On Fri, Jun 3, 2023 at 6:52 AM Sean Christopherson <seanjc@google.com <mailto:seanjc@google.com>> wrote:

> On Fri, Jun 02, 2023, Jim Mattson wrote:
> > On Fri, Jun 2, 2023 at 2:48 PM Sean Christopherson <seanjc@google.com <mailto:seanjc@google.com>> wrote:
> > >
> > > On Fri, Jun 02, 2023, Jim Mattson wrote:
> > > > On Fri, Jun 2, 2023 at 12:16 PM Sean Christopherson <seanjc@google.com <mailto:seanjc@google.com>> wrote:
> > > > >
> > > > > On Fri, Jun 02, 2023, Jim Mattson wrote:
> > > > > > On Fri, Jun 2, 2023 at 12:18 AM Gao Shiyuan <gaoshiyuan@baidu.com <mailto:gaoshiyuan@baidu.com>> wrote:
> > > > > > >
> > > > > > > From: Shiyuan Gao <gaoshiyuan@baidu.com <mailto:gaoshiyuan@baidu.com>>
> > > > > > >
> > > > > > > When live-migrate VM on icelake microarchitecture, if the source
> > > > > > > host kernel before commit 2e8cd7a3b828 ("kvm: x86: limit the maximum
> > > > > > > number of vPMU fixed counters to 3") and the dest host kernel after this
> > > > > > > commit, the migration will fail.
> > > > > > >
> > > > > > > The source VM's CPUID.0xA.edx[0..4]=4 that is reported by KVM and
> > > > > > > the IA32_PERF_GLOBAL_CTRL MSR is 0xf000000ff. However the dest VM's
> > > > > > > CPUID.0xA.edx[0..4]=3 and the IA32_PERF_GLOBAL_CTRL MSR is 0x7000000ff.
> > > > > > > This inconsistency leads to migration failure.
> > > > >
> > > > > IMO, this is a userspace bug. KVM provided userspace all the information it needed
> > > > > to know that the target is incompatible (3 counters instead of 4), it's userspace's
> > > > > fault for not sanity checking that the target is compatible.
> > > > >
> > > > > I agree that KVM isn't blame free, but hacking KVM to cover up userspace mistakes
> > > > > everytime a feature appears or disappears across kernel versions or configs isn't
> > > > > maintainable.
> > > >
yeah, this is userspace's fault, I also submmit a patch to QEMU:
https://lore.kernel.org/kvm/20230602073857.96790-1-gaoshiyuan@baidu.com/T/#u

> > > >
> > > > "You may never migrate this VM to a newer kernel.
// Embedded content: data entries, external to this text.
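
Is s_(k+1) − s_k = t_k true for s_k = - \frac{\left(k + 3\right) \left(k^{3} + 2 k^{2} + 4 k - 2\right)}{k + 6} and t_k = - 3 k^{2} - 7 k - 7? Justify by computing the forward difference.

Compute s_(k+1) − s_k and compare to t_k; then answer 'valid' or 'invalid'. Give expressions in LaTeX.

s_(k+1) = (-k**4 - 9*k**3 - 31*k**2 - 49*k - 20)/(k + 7)
s_(k+1) − s_k = (-3*k**4 - 40*k**3 - 155*k**2 - 250*k - 162)/(k**2 + 13*k + 42)
(s_(k+1) − s_k) − t_k = 3*(2*k**3 + 23*k**2 + 45*k + 44)/(k**2 + 13*k + 42)

Invalid: residual \frac{3 \left(2 k^{3} + 23 k^{2} + 45 k + 44\right)}{k^{2} + 13 k + 42} ≠ 0.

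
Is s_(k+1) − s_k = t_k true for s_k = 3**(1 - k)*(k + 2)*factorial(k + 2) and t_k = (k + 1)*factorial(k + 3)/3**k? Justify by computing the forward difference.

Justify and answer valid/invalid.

Invalid: residual -k*factorial(k + 2)/3**k ≠ 0.

s_(k+1) = (k + 3)*factorial(k + 3)/3**k
s_(k+1) − s_k = (k**2 + 3*k + 3)*factorial(k + 2)/3**k
(s_(k+1) − s_k) − t_k = -k*factorial(k + 2)/3**k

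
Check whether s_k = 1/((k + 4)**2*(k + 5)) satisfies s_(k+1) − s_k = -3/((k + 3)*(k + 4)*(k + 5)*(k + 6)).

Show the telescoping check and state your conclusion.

Invalid: residual 2*(2*k + 9)/(k**6 + 27*k**5 + 301*k**4 + 1773*k**3 + 5818*k**2 + 10080*k + 7200) ≠ 0.

s_(k+1) = 1/((k + 5)**2*(k + 6))
s_(k+1) − s_k = ((k + 4)**2 - (k + 5)*(k + 6))/((k + 4)**2*(k + 5)**2*(k + 6))
(s_(k+1) − s_k) − t_k = 2*(2*k + 9)/(k**6 + 27*k**5 + 301*k**4 + 1773*k**3 + 5818*k**2 + 10080*k + 7200)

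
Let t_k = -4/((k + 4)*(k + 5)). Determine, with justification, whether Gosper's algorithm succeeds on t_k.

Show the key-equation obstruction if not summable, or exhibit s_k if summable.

Yes. s_k = -k/(k + 4).

Compute t_(k+1)/t_k: get (k + 4)/(k + 6).
Gosper form: A/B · C(k+1)/C(k) with A=k + 4, B=k + 6, C=1.
Need (k + 4)·f(k+1) − (k + 5)·f(k) = 1.
deg f ≤ 1 (via 1,1,0).
Coefficient equations give f(k) = k/4.
Then R = B(k−1)f/C = k*(k + 5)/4, so s_k = R(k)·t_k = -k/(k + 4).
s_(k+1) − s_k = -4/(k**2 + 9*k + 20) = t_k.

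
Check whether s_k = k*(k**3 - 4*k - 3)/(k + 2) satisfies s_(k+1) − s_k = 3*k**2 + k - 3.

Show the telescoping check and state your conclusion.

Invalid: residual 2*(-k**3 - 4*k**2 - k + 3)/(k**2 + 5*k + 6) ≠ 0.

s_(k+1) = -(k + 1)*(4*k - (k + 1)**3 + 7)/(k + 3)
s_(k+1) − s_k = (3*k**4 + 14*k**3 + 12*k**2 - 11*k - 12)/(k**2 + 5*k + 6)
(s_(k+1) − s_k) − t_k = 2*(-k**3 - 4*k**2 - k + 3)/(k**2 + 5*k + 6)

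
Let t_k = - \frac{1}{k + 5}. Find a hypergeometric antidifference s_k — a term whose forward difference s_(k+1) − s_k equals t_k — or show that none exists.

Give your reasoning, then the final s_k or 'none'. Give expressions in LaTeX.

The ratio is (k + 5)/(k + 6).
A = k + 5, B = k + 6, C = 1.
Need (k + 5)·f(k+1) − (k + 5)·f(k) = 1.
From deg A=1, deg B=1, deg C=0: d=0.
f = c0 ⇒ A·f(k+1) − B(k−1)·f(k) − C = -1. The system {-1 = 0} is inconsistent; no antidifference.

none (Gosper's algorithm certifies no s_k)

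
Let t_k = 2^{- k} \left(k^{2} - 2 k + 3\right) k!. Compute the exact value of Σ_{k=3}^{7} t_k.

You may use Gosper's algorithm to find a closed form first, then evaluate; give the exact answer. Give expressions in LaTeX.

Σ = 3777/2

t_(k+1)/t_k = (k**3 + k**2 + 2*k + 2)/(2*(k**2 - 2*k + 3)).
Gosper form: A/B · C(k+1)/C(k) with A=k/2 + 1/2, B=1, C=k**2 - 2*k + 3.
Need (k/2 + 1/2)·f(k+1) − (1)·f(k) = k**2 - 2*k + 3.
Bound: deg f ≤ 1.
Coefficient equations give f(k) = 2*(k - 2).
Get s_k = R·t_k = 2**(1 - k)*(k - 2)*factorial(k) with R(k) = B(k−1)f(k)/C(k) = 2*(k - 2)/(k**2 - 2*k + 3).
Δs = (k**2 - 2*k + 3)*factorial(k)/2**k, as required.
Telescoping: Σ = s_(8) − s_(3) = 1890 − (3/2) = 3777/2.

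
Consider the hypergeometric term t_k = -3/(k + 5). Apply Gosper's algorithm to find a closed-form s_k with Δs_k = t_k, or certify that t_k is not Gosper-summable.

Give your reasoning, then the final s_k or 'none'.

The ratio is (k + 5)/(k + 6).
A = k + 5, B = k + 6, C = 1.
Solve (k + 5)·f(k+1) − (k + 5)·f(k) = 1.
Degrees (1,1,0) ⇒ d ≤ 0.
Write f(k) = c0. Then LHS − RHS = -1, requiring -1 = 0: contradictory. No certificate.

none (Gosper's algorithm certifies no s_k)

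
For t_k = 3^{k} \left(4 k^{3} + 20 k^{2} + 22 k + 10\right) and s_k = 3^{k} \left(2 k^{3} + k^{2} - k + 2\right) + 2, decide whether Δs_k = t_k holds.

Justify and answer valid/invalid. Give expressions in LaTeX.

s_(k+1) = 3**(k + 1)*(-k + 2*(k + 1)**3 + (k + 1)**2 + 1) + 2
s_(k+1) − s_k = 3**k*(4*k**3 + 20*k**2 + 22*k + 10)
(s_(k+1) − s_k) − t_k = 0

Valid: the claim telescopes to t_k.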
Sucks to be you."
> > >
> > > Userspace can fudge/fixup state to migrate the VM.
> >
> > Um, yeah. Userspace can clear bit 35 from the saved
> > IA32_PERF_GLOBAL_CTRL MSR so that the migration will complete. But
> > what happens the next time the guest tries to set bit 35 in
> > IA32_PERF_GLOBAL_CTRL, which it will probably do, since it cached
> > CPUID.0AH at boot?
>
>
> Ah, right. Yeah, guest is hosed.
>
>
> I'm still not convinced this is KVM's problem to fix.
>
I tried to clear bit 35 in userspace during the migration process, the migration is successful.
However, the perf cann't be used in the dest VM.

I admit that fixed this problem in KVM is unsuitable. I can't find any better way.